Ballem quickly moved to undertake the Vancouver Services Review (similar to BC Liberal’s Core Services Review) in order to restructure and trim down the size of city hall. The first budget crafted solely under her watch is calling for a number of positions to be eliminated. This has caused a bit of a pillow fight between labour groups (big donors to Ballem’s boss) and the Vision-dominated council.
Not everyone agrees with the direction Ballem is taking Vancouver City Hall, but it’s hard to argue that she shouldn’t be one of the Top Five most influential public servants in the region.
#5 Geoff Meggs
The veteran backroom operative, political strategist and now Vision Vancouver city councillor pulls most of the strings when it comes to future city policy direction. Also known as “Mayor Meggs,” he has been able to quietly hold his caucus together behind the scenes over the last as Gregor Robertson flutters from one photo op to the next.

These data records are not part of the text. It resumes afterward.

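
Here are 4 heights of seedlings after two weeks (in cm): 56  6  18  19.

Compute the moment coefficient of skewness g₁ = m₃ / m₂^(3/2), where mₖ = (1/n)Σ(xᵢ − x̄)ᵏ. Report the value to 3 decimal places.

x̄ = (56 + 6 + 18 + 19) / 4 = 24.7500
deviations (xᵢ − x̄): 31.2500, -18.7500, -6.7500, -5.7500
Σ(xᵢ − x̄)² = 1406.7500 ⇒ m₂ = 1406.7500/4 = 351.68750
Σ(xᵢ − x̄)³ = 23428.1250 ⇒ m₃ = 23428.1250/4 = 5857.03125
m₂^(3/2) = 351.68750^(1.5) = 6595.31281
g₁ = m₃ / m₂^(3/2) = 5857.03125 / 6595.31281 ≈ 0.888

0.888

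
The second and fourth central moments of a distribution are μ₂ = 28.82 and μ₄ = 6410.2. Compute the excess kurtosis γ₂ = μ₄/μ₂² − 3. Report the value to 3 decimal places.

4.718

μ₂² = 28.82² = 830.59240
μ₄/μ₂² = 6410.2 / 830.59240 = 7.71762
γ₂ = 7.71762 − 3 ≈ 4.718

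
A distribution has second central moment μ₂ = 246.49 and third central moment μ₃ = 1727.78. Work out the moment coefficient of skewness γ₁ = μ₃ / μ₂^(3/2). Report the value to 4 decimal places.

σ = √μ₂ = √246.49 = 15.70000
σ³ = μ₂^(3/2) = 3869.89300
γ₁ = μ₃/σ³ = 1727.78 / 3869.89300 ≈ 0.4465

0.4465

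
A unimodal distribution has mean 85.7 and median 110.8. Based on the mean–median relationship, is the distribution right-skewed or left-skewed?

left-skewed

mean − median = 85.7 − 110.8 = -25.1
mean < median ⇒ the longer tail is on the left ⇒ left-skewed (negatively skewed).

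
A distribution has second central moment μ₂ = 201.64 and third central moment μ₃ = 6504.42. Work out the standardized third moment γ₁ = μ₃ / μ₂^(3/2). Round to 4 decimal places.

σ = √μ₂ = √201.64 = 14.20000
σ³ = μ₂^(3/2) = 2863.28800
γ₁ = μ₃/σ³ = 6504.42 / 2863.28800 ≈ 2.2717

2.2717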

Meggs has quickly become the point person for the Mayor on almost every single issue of importance. This is despite the fact that Robertson has several other more experienced (“MIA”) members of council such as Raymond Louie, Tim Stevenson and Heather Deal.
The rookie councillor has thankfully been able to shut down most of the previously cantankerous social poverty and civil libertarian activists in Vancouver. With the 2010 Games on our doorstep, Meggs has cleverly been able to stick-handle his way through a controversial by law limiting the rights of individuals to place signage on their private property. It's striking how little fuss has been stirred on the political left by this issue, and other perceived "right wing" approaches Vision have taken on development and taxation.
He may not officially be the Mayor of Vancouver, but everyone at City Hall knows who to go to when they want something done – and that's Meggs. As a result of this, and the fact that Meggs and his wife have become the labour left's "power couple" in B.C., he deserves his position as number five on our most influential list.